Bill Gates startet Browser-Krieg
Aber auch der Netscape-Erfolg währte nicht ewig. Microsoft-Gründer Bill Gates erkannte 1994 den Trend, rief zur Verfolgungsjagd auf und zettelte den „Browser-Krieg“ an, in dem Netscape auf der Strecke blieb. Inzwischen ist auch der Internet Explorer von Microsoft Geschichte. Der Browser-Markt wird seit über zehn Jahren von Google Chrome für den Desktop und Android-Smartphones und Apples Safari für das iPhone dominiert
Tim Berners-Lee ging 1994 in die USA, um am Massachusetts Institute of Technology (MIT) das World Wide Web Consortium (W3C) zu gründen. In diesem Gremium werden unter seiner Leitung bis heute die technischen Entwicklungen des Webs standardisiert. Für seine Verdienste wurde der Brite von Königin Elisabeth II. in den Ritterstand erhoben und erhielt den Orden «Knight Commander of the Order of the British Empire». 1997 wurde er in den auf nur 24 Personen begrenzten „Order of Merit“ aufgenommen. Im Jahr 2009 erhielt Berners-Lee den Webby Award, die wichtigste Auszeichnung im Online-Bereich, für seine Lebensleistung. Seit 2016 hat der Brite einen Lehrstuhl an der Universität Oxford. Reich wurde Berners-Lee durch seine Erfindung allerdings nie.
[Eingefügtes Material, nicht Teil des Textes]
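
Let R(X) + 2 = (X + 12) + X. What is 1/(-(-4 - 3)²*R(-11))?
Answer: 1/588 ≈ 0.0017007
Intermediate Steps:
R(X) = 10 + 2*X (R(X) = -2 + ((X + 12) + X) = -2 + ((12 + X) + X) = -2 + (12 + 2*X) = 10 + 2*X)
1/(-(-4 - 3)²*R(-11)) = 1/(-(-4 - 3)²*(10 + 2*(-11))) = 1/(-(-7)²*(10 - 22)) = 1/(-49*(-12)) = 1/(-1*(-588)) = 1/588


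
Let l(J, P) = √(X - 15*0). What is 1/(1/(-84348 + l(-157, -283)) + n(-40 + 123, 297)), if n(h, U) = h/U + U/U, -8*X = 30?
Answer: 267648211669311/342442350205583 + 29403*I*√15/684884700411166 ≈ 0.78159 + 1.6627e-10*I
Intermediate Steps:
X = -15/4 (X = -⅛*30 = -15/4 ≈ -3.7500)
l(J, P) = I*√15/2 (l(J, P) = √(-15/4 - 15*0) = √(-15/4 + 0) = √(-15/4) = I*√15/2)
n(h, U) = 1 + h/U (n(h, U) = h/U + 1 = 1 + h/U)
1/(1/(-84348 + l(-157, -283)) + n(-40 + 123, 297)) = 1/(1/(-84348 + I*√15/2) + (297 + (-40 + 123))/297) = 1/(1/(-84348 + I*√15/2) + (297 + 83)/297) = 1/(1/(-84348 + I*√15/2) + (1/297)*380) = 1/(1/(-84348 + I*√15/2) + 380/297) = 1/(380/297 + 1/(-84348 + I*√15/2))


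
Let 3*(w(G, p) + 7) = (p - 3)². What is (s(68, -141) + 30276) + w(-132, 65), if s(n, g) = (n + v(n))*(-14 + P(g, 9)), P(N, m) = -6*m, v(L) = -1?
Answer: 80983/3 ≈ 26994.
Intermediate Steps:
s(n, g) = 68 - 68*n (s(n, g) = (n - 1)*(-14 - 6*9) = (-1 + n)*(-14 - 54) = (-1 + n)*(-68) = 68 - 68*n)
w(G, p) = -7 + (-3 + p)²/3 (w(G, p) = -7 + (p - 3)²/3 = -7 + (-3 + p)²/3)
(s(68, -141) + 30276) + w(-132, 65) = ((68 - 68*68) + 30276) + (-7 + (-3 + 65)²/3) = ((68 - 4624) + 30276) + (-7 + (⅓)*62²) = (-4556 + 30276) + (-7 + (⅓)*3844) = 25720 + (-7 + 3844/3) = 25720 + 3823/3 = 80983/3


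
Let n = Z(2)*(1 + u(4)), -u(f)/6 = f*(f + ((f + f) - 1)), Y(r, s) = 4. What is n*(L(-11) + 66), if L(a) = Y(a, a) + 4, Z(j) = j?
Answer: -38924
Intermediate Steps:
u(f) = -6*f*(-1 + 3*f) (u(f) = -6*f*(f + ((f + f) - 1)) = -6*f*(f + (2*f - 1)) = -6*f*(f + (-1 + 2*f)) = -6*f*(-1 + 3*f))
L(a) = 8 (L(a) = 4 + 4 = 8)
n = -526 (n = 2*(1 + 6*4*(1 - 3*4)) = 2*(1 + 6*4*(1 - 12)) = 2*(1 + 6*4*(-11)) = 2*(1 - 264) = 2*(-263) = -526)
n*(L(-11) + 66) = -526*(8 + 66) = -526*74 = -38924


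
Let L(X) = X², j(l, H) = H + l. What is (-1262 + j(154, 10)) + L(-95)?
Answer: 7927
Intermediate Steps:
(-1262 + j(154, 10)) + L(-95) = (-1262 + (10 + 154)) + (-95)² = (-1262 + 164) + 9025 = -1098 + 9025 = 7927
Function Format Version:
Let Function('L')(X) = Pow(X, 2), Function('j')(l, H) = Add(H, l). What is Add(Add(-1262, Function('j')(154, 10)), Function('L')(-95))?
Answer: 7927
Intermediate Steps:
Add(Add(-1262, Function('j')(154, 10)), Function('L')(-95)) = Add(Add(-1262, Add(10, 154)), Pow(-95, 2)) = Add(Add(-1262, 164), 9025) = Add(-1098, 9025) = 7927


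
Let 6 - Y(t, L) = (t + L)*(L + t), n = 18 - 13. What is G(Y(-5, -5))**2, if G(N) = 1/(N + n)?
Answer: 1/7921 ≈ 0.00012625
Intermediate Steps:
n = 5
Y(t, L) = 6 - (L + t)**2 (Y(t, L) = 6 - (t + L)*(L + t) = 6 - (L + t)*(L + t) = 6 - (L + t)**2)
G(N) = 1/(5 + N) (G(N) = 1/(N + 5) = 1/(5 + N))
G(Y(-5, -5))**2 = (1/(5 + (6 - (-5 - 5)**2)))**2 = (1/(5 + (6 - 1*(-10)**2)))**2 = (1/(5 + (6 - 1*100)))**2 = (1/(5 + (6 - 100)))**2 = (1/(5 - 94))**2 = (1/(-89))**2 = (-1/89)**2 = 1/7921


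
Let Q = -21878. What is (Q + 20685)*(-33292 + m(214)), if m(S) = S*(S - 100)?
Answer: 10612928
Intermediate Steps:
m(S) = S*(-100 + S)
(Q + 20685)*(-33292 + m(214)) = (-21878 + 20685)*(-33292 + 214*(-100 + 214)) = -1193*(-33292 + 214*114) = -1193*(-33292 + 24396) = -1193*(-8896) = 10612928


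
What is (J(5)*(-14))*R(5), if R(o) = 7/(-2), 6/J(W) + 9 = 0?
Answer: -98/3 ≈ -32.667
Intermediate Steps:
J(W) = -⅔ (J(W) = 6/(-9 + 0) = 6/(-9) = 6*(-⅑) = -⅔)
R(o) = -7/2 (R(o) = 7*(-½) = -7/2)
(J(5)*(-14))*R(5) = -⅔*(-14)*(-7/2) = (28/3)*(-7/2) = -98/3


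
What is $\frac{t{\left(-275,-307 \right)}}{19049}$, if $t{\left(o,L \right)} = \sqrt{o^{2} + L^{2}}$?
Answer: $\frac{\sqrt{169874}}{19049} \approx 0.021637$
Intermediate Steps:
$t{\left(o,L \right)} = \sqrt{L^{2} + o^{2}}$
$\frac{t{\left(-275,-307 \right)}}{19049} = \frac{\sqrt{\left(-307\right)^{2} + \left(-275\right)^{2}}}{19049} = \sqrt{94249 + 75625} \cdot \frac{1}{19049} = \sqrt{169874} \cdot \frac{1}{19049} = \frac{\sqrt{169874}}{19049}$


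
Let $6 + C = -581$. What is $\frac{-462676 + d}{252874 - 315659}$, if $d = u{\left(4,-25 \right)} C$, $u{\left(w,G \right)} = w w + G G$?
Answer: $\frac{838943}{62785} \approx 13.362$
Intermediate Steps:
$u{\left(w,G \right)} = G^{2} + w^{2}$ ($u{\left(w,G \right)} = w^{2} + G^{2} = G^{2} + w^{2}$)
$C = -587$ ($C = -6 - 581 = -587$)
$d = -376267$ ($d = \left(\left(-25\right)^{2} + 4^{2}\right) \left(-587\right) = \left(625 + 16\right) \left(-587\right) = 641 \left(-587\right) = -376267$)
$\frac{-462676 + d}{252874 - 315659} = \frac{-462676 - 376267}{252874 - 315659} = - \frac{838943}{-62785} = \left(-838943\right) \left(- \frac{1}{62785}\right) = \frac{838943}{62785}$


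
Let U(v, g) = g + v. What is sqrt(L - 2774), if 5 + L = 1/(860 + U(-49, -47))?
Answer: I*sqrt(405522605)/382 ≈ 52.716*I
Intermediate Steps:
L = -3819/764 (L = -5 + 1/(860 + (-47 - 49)) = -5 + 1/(860 - 96) = -5 + 1/764 = -3819/764 ≈ -4.9987)
sqrt(L - 2774) = sqrt(-3819/764 - 2774) = sqrt(-2123155/764) = I*sqrt(405522605)/382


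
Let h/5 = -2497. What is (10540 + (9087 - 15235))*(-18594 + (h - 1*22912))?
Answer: -237128472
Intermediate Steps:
h = -12485 (h = 5*(-2497) = -12485)
(10540 + (9087 - 15235))*(-18594 + (h - 1*22912)) = (10540 + (9087 - 15235))*(-18594 + (-12485 - 1*22912)) = (10540 - 6148)*(-18594 + (-12485 - 22912)) = 4392*(-18594 - 35397) = 4392*(-53991) = -237128472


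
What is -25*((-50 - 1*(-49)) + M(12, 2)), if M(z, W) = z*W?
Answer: -575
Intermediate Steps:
M(z, W) = W*z
-25*((-50 - 1*(-49)) + M(12, 2)) = -25*((-50 - 1*(-49)) + 2*12) = -25*((-50 + 49) + 24) = -25*(-1 + 24) = -25*23 = -575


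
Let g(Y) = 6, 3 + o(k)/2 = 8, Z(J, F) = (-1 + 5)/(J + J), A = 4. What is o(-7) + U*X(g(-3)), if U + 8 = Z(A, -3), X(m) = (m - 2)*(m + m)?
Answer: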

Der Brite sorgt sich um seine Erfindung. Zum 30. Jahrestages der Veröffentlichung seines richtungsweisenden Papiers warnte er vor dem Datenmissbrauch, Desinformationen, Hassrede und Zensur. Kritisch sieht Berners-Lee auch die Versuche, mit Hilfe von Blockchain-Technik eine nächste Generation des Webs aufzubauen, in der es einfacher möglich sein soll, für Inhalte zu bezahlen. Krypto-Währungen wie Bitcoin seien „nur Spekulation“, sagte Berners-Lee in einem Interview mit dem Fernsehsender CNBC.